Creíamos que el mundo era como lo soñábamos, convertidos en sombras del paseante Nietzsche en sus caminatas estivales por los bosques de Sils María. Esas experiencias estéticas que te transportan a mundos abstractos donde todo confluye y se hace comprensible. Edificado de realismo y de sueños, de memoria y de mitos, de ironía y de parábola, de épica y de lírica, y de una serena visión oblicua del mundo.
Bajo la noche de un mundo que naufraga está la huella del vacío “beckettiano”, de no saber por qué ni para qué se vive. Hay algo de poesía triste en este tiempo desapacible.
Como en las noches eternas recurrimos a los cuentos de Scherezade para demorar el miedo a la muerte. El diálogo íntimo nació así, con una llamada a la calma y al sosiego. Nos asomamos a la muerte de los otros como un acantilado mudo que sin embargo parece reclamarnos. Los muertos nos hablan. Están ahí. Necesitan averiguar, buscar, sentirse parte, transgredir, bailar en el abismo. Escarbar en el universo fabulado del hombre mísero, de sus campanadas y de su niebla, de su río y de su largo puente, de su odio y de su sombra, de su obra angustiosa, oscura, viscosa. Esa zona gris donde la figura humana deja de conmover y la muerte se convierte en pulsión, en la pulsión de matar, en la simpleza de matar.
Las lágrimas humanas deberían ser contadas una a una para saber cuáles pertenecen al odio y cuales a la muerte. La muerte y el odio están. Siempre están. Están en la foto. En los alambres de púas de los campos de exterminio de Celebici, de Auschwitz y de la ex ESMA. Está en el poder de la mirada que trasforma el paisaje y lo hace desaparecer. En el horror que nace de la deshumanización del otro. En la prodigiosa revelación de la memoria involuntaria, la que ilumina de golpe el yacimiento intacto de todo lo olvidado. En la maldad diversa de la arrasadora condición humana. En lo banal.

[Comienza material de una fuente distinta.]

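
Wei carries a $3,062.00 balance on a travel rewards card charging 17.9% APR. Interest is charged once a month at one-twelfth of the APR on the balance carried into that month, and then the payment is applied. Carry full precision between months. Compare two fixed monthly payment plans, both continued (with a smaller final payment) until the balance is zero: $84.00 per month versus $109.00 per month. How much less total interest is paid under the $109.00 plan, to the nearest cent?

Monthly rate r = 17.9%/12 = 1.49167% = 0.0149167.
At $84.00/mo: n = ⌈−ln(1 − rB₀/P)/ln(1+r)⌉ = 53 payments (last $83.80); total interest = total paid − $3,062.00 = $1,389.80.
At $109.00/mo: 37 payments (last $74.02); total interest $936.02.
Interest saved = $1,389.80 − $936.02 = $453.78.

$453.78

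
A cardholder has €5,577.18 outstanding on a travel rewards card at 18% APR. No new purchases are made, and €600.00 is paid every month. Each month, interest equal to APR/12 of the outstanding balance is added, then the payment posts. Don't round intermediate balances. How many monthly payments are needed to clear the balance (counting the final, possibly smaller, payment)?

11 payments

Monthly rate r = 18%/12 = 1.5% = 0.015.
Recurrence: B ← B·(1+r) − €600.00.
Month 1: interest €83.66; balance after payment €5,060.84.
Month 2: interest €75.91; balance after payment €4,536.75.
Closed form: n = −ln(1 − rB₀/P)/ln(1+r) = −ln(0.86057)/ln(1.015) ≈ 10.086, so the balance reaches zero during payment 11.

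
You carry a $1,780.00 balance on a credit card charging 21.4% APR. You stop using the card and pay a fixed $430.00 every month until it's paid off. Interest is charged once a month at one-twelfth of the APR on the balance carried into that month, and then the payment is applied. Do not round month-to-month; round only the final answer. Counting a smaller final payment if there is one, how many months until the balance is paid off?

Monthly rate r = 21.4%/12 = 1.78333% = 0.0178333.
Recurrence: B ← B·(1+r) − $430.00.
Month 1: interest $31.74; balance after payment $1,381.74.
Month 2: interest $24.64; balance after payment $976.38.
Month 3: interest $17.41; balance after payment $563.80.
Month 4: interest $10.05; balance after payment $143.85.
Month 5: interest $2.57; balance after payment $0.00.

5 months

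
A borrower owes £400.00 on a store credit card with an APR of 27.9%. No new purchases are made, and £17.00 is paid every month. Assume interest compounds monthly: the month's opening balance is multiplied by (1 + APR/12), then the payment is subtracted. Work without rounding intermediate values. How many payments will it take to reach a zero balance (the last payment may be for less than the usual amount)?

35 months

Monthly rate r = 27.9%/12 = 2.325% = 0.02325.
Recurrence: B ← B·(1+r) − £17.00.
Month 1: interest £9.30; balance after payment £392.30.
Month 2: interest £9.12; balance after payment £384.42.
Closed form: n = −ln(1 − rB₀/P)/ln(1+r) = −ln(0.45294)/ln(1.02325) ≈ 34.459, so the balance reaches zero during payment 35.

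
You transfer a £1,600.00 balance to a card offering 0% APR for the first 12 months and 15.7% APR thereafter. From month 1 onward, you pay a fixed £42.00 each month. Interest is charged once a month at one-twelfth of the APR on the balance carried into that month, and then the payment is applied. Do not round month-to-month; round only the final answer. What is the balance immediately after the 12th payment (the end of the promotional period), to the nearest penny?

£1,096.00

Promo months 1–12 at r₀ = 0%/12 = 0; months 13+ at r₁ = 15.7%/12 = 0.0130833.
After month 12 (no interest yet): B = £1,600.00 − 12·£42.00 = £1,096.00.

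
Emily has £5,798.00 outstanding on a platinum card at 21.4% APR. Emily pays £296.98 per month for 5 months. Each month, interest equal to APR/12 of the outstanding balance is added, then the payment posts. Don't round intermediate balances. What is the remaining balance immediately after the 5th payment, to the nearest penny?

£4,794.94

Monthly rate r = 21.4%/12 = 1.78333% = 0.0178333.
Each month: B ← B·(1+r) − £296.98.
Month 1: interest £103.40; balance after payment £5,604.42.
Month 2: interest £99.95; balance after payment £5,407.38.
Month 3: interest £96.43; balance after payment £5,206.83.
Month 4: interest £92.86; balance after payment £5,002.71.
Month 5: interest £89.21; balance after payment £4,794.94.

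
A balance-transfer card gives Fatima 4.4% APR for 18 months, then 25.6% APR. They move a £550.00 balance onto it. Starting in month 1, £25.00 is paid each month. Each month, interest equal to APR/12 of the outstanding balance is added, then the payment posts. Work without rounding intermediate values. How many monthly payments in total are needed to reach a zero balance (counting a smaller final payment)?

Promo months 1–18 at r₀ = 4.4%/12 = 0.00366667; months 19+ at r₁ = 25.6%/12 = 0.0213333.
After month 18: iterate B ← B·(1+r₀) − £25.00 for 18 months → £123.15.
Then at r₁ with £25.00/mo: n₂ = −ln(1 − r₁·B/P)/ln(1+r₁) ≈ 5.26 → 6 more payments.

24 months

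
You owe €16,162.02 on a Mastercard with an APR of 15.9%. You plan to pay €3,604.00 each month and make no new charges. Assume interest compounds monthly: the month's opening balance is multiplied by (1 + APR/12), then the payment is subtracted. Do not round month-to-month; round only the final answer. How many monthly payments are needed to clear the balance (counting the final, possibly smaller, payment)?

5 payments

Monthly rate r = 15.9%/12 = 1.325% = 0.01325.
Recurrence: B ← B·(1+r) − €3,604.00.
Month 1: interest €214.15; balance after payment €12,772.17.
Month 2: interest €169.23; balance after payment €9,337.40.
Month 3: interest €123.72; balance after payment €5,857.12.
Month 4: interest €77.61; balance after payment €2,330.73.
Month 5: interest €30.88; balance after payment €0.00.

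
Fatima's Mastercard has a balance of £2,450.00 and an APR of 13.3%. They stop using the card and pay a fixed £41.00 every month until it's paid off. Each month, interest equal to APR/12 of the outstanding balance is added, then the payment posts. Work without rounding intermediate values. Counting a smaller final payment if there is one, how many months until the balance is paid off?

Monthly rate r = 13.3%/12 = 1.10833% = 0.0110833.
Recurrence: B ← B·(1+r) − £41.00.
Month 1: interest £27.15; balance after payment £2,436.15.
Month 2: interest £27.00; balance after payment £2,422.15.
Closed form: n = −ln(1 − rB₀/P)/ln(1+r) = −ln(0.3377)/ln(1.01108) ≈ 98.490, so the balance reaches zero during payment 99.

99 payments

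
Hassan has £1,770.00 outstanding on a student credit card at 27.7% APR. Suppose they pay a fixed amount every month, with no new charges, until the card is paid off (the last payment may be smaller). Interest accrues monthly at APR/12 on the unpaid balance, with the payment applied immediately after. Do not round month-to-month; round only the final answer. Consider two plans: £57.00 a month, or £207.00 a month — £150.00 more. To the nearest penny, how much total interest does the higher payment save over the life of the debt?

Monthly rate r = 27.7%/12 = 2.30833% = 0.0230833.
At £57.00/mo: n = ⌈−ln(1 − rB₀/P)/ln(1+r)⌉ = 56 payments (last £16.23); total interest = total paid − £1,770.00 = £1,381.23.
At £207.00/mo: 10 payments (last £131.93); total interest £224.93.
Interest saved = £1,381.23 − £224.93 = £1,156.30.

£1,156.30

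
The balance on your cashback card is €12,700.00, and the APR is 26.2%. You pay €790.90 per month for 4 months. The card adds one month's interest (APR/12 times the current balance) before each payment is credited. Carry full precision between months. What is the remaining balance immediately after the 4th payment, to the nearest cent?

€10,577.26

Monthly rate r = 26.2%/12 = 2.18333% = 0.0218333.
Each month: B ← B·(1+r) − €790.90.
Month 1: interest €277.28; balance after payment €12,186.38.
Month 2: interest €266.07; balance after payment €11,661.55.
Month 3: interest €254.61; balance after payment €11,125.26.
Month 4: interest €242.90; balance after payment €10,577.26.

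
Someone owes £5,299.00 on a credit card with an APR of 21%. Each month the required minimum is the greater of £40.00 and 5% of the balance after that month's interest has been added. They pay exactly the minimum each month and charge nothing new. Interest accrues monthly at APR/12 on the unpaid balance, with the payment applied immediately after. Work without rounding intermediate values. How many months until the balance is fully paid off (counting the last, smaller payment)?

Monthly rate r = 21%/12 = 1.75% = 0.0175.
While 5% of the post-interest balance exceeds £40.00, each month B ← (B·(1+r))·(1 − 0.05), i.e. B shrinks by the factor (1+r)·0.95 = 0.96663.
This holds for months 1–57. Entering month 58 the balance is £765.42; 5% of the post-interest balance is now below £40.00, so the flat £40.00 minimum applies from here.
From month 58 a fixed £40.00 at rate r clears £765.42 in 24 more payments. Total: 57 + 24 = 81 months.

81 months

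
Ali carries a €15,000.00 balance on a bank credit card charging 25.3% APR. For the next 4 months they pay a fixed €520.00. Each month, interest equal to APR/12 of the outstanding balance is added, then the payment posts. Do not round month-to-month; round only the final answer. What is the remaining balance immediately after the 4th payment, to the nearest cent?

Monthly rate r = 25.3%/12 = 2.10833% = 0.0210833.
Each month: B ← B·(1+r) − €520.00.
Month 1: interest €316.25; balance after payment €14,796.25.
Month 2: interest €311.95; balance after payment €14,588.20.
Month 3: interest €307.57; balance after payment €14,375.77.
Month 4: interest €303.09; balance after payment €14,158.86.

€14,158.86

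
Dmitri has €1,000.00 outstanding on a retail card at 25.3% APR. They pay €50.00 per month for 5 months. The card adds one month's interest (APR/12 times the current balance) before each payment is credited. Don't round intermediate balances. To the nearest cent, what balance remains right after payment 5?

€849.19

Monthly rate r = 25.3%/12 = 2.10833% = 0.0210833.
Each month: B ← B·(1+r) − €50.00.
Month 1: interest €21.08; balance after payment €971.08.
Month 2: interest €20.47; balance after payment €941.56.
Month 3: interest €19.85; balance after payment €911.41.
Month 4: interest €19.22; balance after payment €880.62.
Month 5: interest €18.57; balance after payment €849.19.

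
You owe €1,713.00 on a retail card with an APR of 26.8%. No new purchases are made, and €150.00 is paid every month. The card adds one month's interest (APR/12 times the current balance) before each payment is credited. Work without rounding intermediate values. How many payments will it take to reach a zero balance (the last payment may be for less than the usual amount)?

Monthly rate r = 26.8%/12 = 2.23333% = 0.0223333.
Recurrence: B ← B·(1+r) − €150.00.
Month 1: interest €38.26; balance after payment €1,601.26.
Month 2: interest €35.76; balance after payment €1,487.02.
Closed form: n = −ln(1 − rB₀/P)/ln(1+r) = −ln(0.74495)/ln(1.02233) ≈ 13.330, so the balance reaches zero during payment 14.

14 months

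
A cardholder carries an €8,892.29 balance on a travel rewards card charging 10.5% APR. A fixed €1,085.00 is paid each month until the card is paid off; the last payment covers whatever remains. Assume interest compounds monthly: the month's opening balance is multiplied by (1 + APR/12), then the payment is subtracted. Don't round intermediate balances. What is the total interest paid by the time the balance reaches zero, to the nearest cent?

Monthly rate r = 10.5%/12 = 0.875% = 0.00875.
Payoff takes n = ⌈−ln(1 − rB₀/P)/ln(1+r)⌉ = ⌈8.542⌉ = 9 payments; the last is €588.73.
Total paid = 8·€1,085.00 + €588.73 = €9,268.73.
Total interest = total paid − principal = €9,268.73 − €8,892.29 = €376.44.

€376.44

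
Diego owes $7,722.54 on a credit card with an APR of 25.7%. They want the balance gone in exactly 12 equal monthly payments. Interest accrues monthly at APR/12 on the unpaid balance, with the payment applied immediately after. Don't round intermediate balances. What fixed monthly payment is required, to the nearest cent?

$736.61

Monthly rate r = 25.7%/12 = 2.14167% = 0.0214167.
Level-payment amortization: P = B₀·r / (1 − (1+r)^(−n)) = 7722.54·0.0214167 / (1 − 1.02142^(−12)).
Denominator 1 − (1+r)^(−12) = 0.224530503.
P = 165.391 / 0.224530503 ≈ 736.61.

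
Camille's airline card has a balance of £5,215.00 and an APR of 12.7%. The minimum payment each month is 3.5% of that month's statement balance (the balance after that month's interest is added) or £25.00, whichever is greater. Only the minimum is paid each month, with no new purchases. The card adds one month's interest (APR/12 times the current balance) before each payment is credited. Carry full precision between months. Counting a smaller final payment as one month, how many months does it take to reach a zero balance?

114 months

Monthly rate r = 12.7%/12 = 1.05833% = 0.0105833.
While 3.5% of the post-interest balance exceeds £25.00, each month B ← (B·(1+r))·(1 − 0.035), i.e. B shrinks by the factor (1+r)·0.965 = 0.97521.
This holds for months 1–80. Entering month 81 the balance is £700.18; 3.5% of the post-interest balance is now below £25.00, so the flat £25.00 minimum applies from here.
From month 81 a fixed £25.00 at rate r clears £700.18 in 34 more payments. Total: 80 + 34 = 114 months.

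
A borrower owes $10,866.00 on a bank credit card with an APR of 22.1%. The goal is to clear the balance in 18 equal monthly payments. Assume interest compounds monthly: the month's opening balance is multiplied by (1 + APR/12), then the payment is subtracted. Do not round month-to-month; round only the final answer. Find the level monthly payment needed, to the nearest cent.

$714.73

Monthly rate r = 22.1%/12 = 1.84167% = 0.0184167.
Level-payment amortization: P = B₀·r / (1 − (1+r)^(−n)) = 10866.00·0.0184167 / (1 − 1.01842^(−18)).
Denominator 1 − (1+r)^(−18) = 0.279985844.
P = 200.116 / 0.279985844 ≈ 714.73.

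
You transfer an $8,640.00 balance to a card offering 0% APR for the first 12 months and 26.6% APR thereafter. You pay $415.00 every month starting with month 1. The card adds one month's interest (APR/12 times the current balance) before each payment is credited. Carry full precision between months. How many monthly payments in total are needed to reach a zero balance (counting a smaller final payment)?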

Hannah Arendt no inventó la banalidad del mal; inventó simplemente un concepto que ilumina ciertos aspectos de nuestras relaciones con el mal. La banalidad no sería uno de los elementos constitutivos del mal, sino una de sus dimensiones. El mal procede del ser humano y su voluntad, donde se condensa una parte de su destino. Platón señalaba el mal como un acto de imperfección en medio del orden del universo. En la modernidad, con la muerte retórica de Dios, aceptamos que el mal se puede ejercer de plena voluntad. Hemos normalizado las exacerbaciones del mal porque las asumimos como parte de la especie humana. La filosofía invita a alejar el fatalismo antropológico y a iniciar una tarea mucho más compleja: afrontar de que el daño que hacemos nada tiene que ver con nuestra naturaleza, sino con la voluntad y su entorno.

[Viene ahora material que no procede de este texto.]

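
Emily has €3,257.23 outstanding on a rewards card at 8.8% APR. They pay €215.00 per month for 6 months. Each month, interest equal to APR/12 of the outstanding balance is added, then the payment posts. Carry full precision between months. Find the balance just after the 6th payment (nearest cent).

Monthly rate r = 8.8%/12 = 0.733333% = 0.00733333.
Each month: B ← B·(1+r) − €215.00.
Month 1: interest €23.89; balance after payment €3,066.12.
Month 2: interest €22.48; balance after payment €2,873.60.
Month 3: interest €21.07; balance after payment €2,679.67.
Month 4: interest €19.65; balance after payment €2,484.33.
Month 5: interest €18.22; balance after payment €2,287.54.
Month 6: interest €16.78; balance after payment €2,089.32.

€2,089.32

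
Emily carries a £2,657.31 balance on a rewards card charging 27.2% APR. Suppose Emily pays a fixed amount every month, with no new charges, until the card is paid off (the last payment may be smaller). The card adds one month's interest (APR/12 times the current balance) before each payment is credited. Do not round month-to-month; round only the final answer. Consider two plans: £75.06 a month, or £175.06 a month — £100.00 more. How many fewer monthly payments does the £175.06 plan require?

54 fewer payments

Monthly rate r = 27.2%/12 = 2.26667% = 0.0226667.
At £75.06/mo: n = ⌈−ln(1 − rB₀/P)/ln(1+r)⌉ = 73 payments (last £27.04); total interest = total paid − £2,657.31 = £2,774.05.
At £175.06/mo: 19 payments (last £142.85); total interest £636.62.
Payments saved = 73 − 19 = 54.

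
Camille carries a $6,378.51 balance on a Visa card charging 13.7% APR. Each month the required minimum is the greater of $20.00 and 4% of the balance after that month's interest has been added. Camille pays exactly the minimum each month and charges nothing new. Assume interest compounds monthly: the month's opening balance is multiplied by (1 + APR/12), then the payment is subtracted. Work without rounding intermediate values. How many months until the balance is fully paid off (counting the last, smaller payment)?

116 months

Monthly rate r = 13.7%/12 = 1.14167% = 0.0114167.
While 4% of the post-interest balance exceeds $20.00, each month B ← (B·(1+r))·(1 − 0.04), i.e. B shrinks by the factor (1+r)·0.96 = 0.97096.
This holds for months 1–87. Entering month 88 the balance is $491.17; 4% of the post-interest balance is now below $20.00, so the flat $20.00 minimum applies from here.
From month 88 a fixed $20.00 at rate r clears $491.17 in 29 more payments. Total: 87 + 29 = 116 months.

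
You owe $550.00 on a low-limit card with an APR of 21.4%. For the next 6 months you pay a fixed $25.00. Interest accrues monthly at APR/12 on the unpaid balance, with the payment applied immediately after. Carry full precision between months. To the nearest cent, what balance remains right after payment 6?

Monthly rate r = 21.4%/12 = 1.78333% = 0.0178333.
Each month: B ← B·(1+r) − $25.00.
Month 1: interest $9.81; balance after payment $534.81.
Month 2: interest $9.54; balance after payment $519.35.
Month 3: interest $9.26; balance after payment $503.61.
Month 4: interest $8.98; balance after payment $487.59.
Month 5: interest $8.70; balance after payment $471.28.
Month 6: interest $8.40; balance after payment $454.69.

$454.69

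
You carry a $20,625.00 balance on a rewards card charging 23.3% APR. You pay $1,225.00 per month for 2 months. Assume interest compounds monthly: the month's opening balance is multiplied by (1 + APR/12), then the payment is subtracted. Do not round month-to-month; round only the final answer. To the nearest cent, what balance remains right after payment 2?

$18,959.93

Monthly rate r = 23.3%/12 = 1.94167% = 0.0194167.
Each month: B ← B·(1+r) − $1,225.00.
Month 1: interest $400.47; balance after payment $19,800.47.
Month 2: interest $384.46; balance after payment $18,959.93.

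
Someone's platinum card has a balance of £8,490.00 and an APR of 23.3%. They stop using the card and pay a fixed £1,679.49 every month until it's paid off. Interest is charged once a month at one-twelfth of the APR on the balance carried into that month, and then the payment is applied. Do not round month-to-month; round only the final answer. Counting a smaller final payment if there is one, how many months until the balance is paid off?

Monthly rate r = 23.3%/12 = 1.94167% = 0.0194167.
Recurrence: B ← B·(1+r) − £1,679.49.
Month 1: interest £164.85; balance after payment £6,975.36.
Month 2: interest £135.44; balance after payment £5,431.31.
Month 3: interest £105.46; balance after payment £3,857.27.
Month 4: interest £74.90; balance after payment £2,252.68.
Month 5: interest £43.74; balance after payment £616.93.
Month 6: interest £11.98; balance after payment £0.00.

6 months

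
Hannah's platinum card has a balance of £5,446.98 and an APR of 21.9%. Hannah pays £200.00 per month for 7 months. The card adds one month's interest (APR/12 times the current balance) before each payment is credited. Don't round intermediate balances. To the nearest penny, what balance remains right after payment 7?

Monthly rate r = 21.9%/12 = 1.825% = 0.01825.
Each month: B ← B·(1+r) − £200.00.
Month 1: interest £99.41; balance after payment £5,346.39.
Month 2: interest £97.57; balance after payment £5,243.96.
Month 3: interest £95.70; balance after payment £5,139.66.
Month 4: interest £93.80; balance after payment £5,033.46.
Month 5: interest £91.86; balance after payment £4,925.32.
Month 6: interest £89.89; balance after payment £4,815.21.
Month 7: interest £87.88; balance after payment £4,703.09.

£4,703.09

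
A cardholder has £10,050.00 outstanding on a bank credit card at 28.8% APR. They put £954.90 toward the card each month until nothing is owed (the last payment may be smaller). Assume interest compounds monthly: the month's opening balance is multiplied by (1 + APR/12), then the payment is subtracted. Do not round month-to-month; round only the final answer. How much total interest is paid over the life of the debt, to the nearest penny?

£1,674.61

Monthly rate r = 28.8%/12 = 2.4% = 0.024.
Payoff takes n = ⌈−ln(1 − rB₀/P)/ln(1+r)⌉ = ⌈12.276⌉ = 13 payments; the last is £265.81.
Total paid = 12·£954.90 + £265.81 = £11,724.61.
Total interest = total paid − principal = £11,724.61 − £10,050.00 = £1,674.61.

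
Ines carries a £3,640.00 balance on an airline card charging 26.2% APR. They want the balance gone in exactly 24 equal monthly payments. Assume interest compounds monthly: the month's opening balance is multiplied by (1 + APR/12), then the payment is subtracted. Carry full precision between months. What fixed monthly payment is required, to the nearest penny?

Monthly rate r = 26.2%/12 = 2.18333% = 0.0218333.
Level-payment amortization: P = B₀·r / (1 − (1+r)^(−n)) = 3640.00·0.0218333 / (1 − 1.02183^(−24)).
Denominator 1 − (1+r)^(−24) = 0.404504585.
P = 79.4733 / 0.404504585 ≈ 196.47.

£196.47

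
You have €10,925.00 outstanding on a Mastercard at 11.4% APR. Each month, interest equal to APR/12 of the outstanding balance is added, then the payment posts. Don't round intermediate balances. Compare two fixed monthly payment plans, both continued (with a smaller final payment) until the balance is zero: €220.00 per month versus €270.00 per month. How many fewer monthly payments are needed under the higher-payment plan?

Monthly rate r = 11.4%/12 = 0.95% = 0.0095.
At €220.00/mo: n = ⌈−ln(1 − rB₀/P)/ln(1+r)⌉ = 68 payments (last €109.89); total interest = total paid − €10,925.00 = €3,924.89.
At €270.00/mo: 52 payments (last €84.28); total interest €2,929.28.
Payments saved = 68 − 52 = 16.

16 fewer payments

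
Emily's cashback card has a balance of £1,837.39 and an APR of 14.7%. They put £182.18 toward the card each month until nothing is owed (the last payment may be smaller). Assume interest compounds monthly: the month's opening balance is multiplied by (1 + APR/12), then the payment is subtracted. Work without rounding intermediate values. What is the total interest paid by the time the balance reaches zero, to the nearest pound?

Monthly rate r = 14.7%/12 = 1.225% = 0.01225.
Payoff takes n = ⌈−ln(1 − rB₀/P)/ln(1+r)⌉ = ⌈10.831⌉ = 11 payments; the last is £151.55.
Total paid = 10·£182.18 + £151.55 = £1,973.35.
Total interest = total paid − principal = £1,973.35 − £1,837.39 = £135.96.

£136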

Se siente esa soledad de desierto, de maldición y fobias, de obsesiones y simetrías. Al otro lado de nuestros párpados secos está la desolación, la incertidumbre, el horror, el miedo, el aislamiento, la muerte, la historia colectiva y la intrahistoria personal, el ansia de infinitud y la conciencia de caducidad.
De aquel mundo extraviado muchos recuerdos se han ido definitivamente con la huida, con el mito de desaparecer y reaparecer siendo otros, en otros lugares del tiempo y del espacio.
Entre soles y lunas, buscando bajo los escombros el brillo de las luciérnagas, saldrá el sol, y sus destellos bailaran sobre los muertos helados, y el mar de todos los azules declinará la mirada.
En el alféizar de la ventana amaneció una paloma muerta. Es la poesía que nos atraviesa, dulce, como el rocío de la madrugada.
Logroño, España, 19 de febrero de 2022.
*Periodista y ex jugador de fútbol. Campeón mundial juvenil Tokio 1979.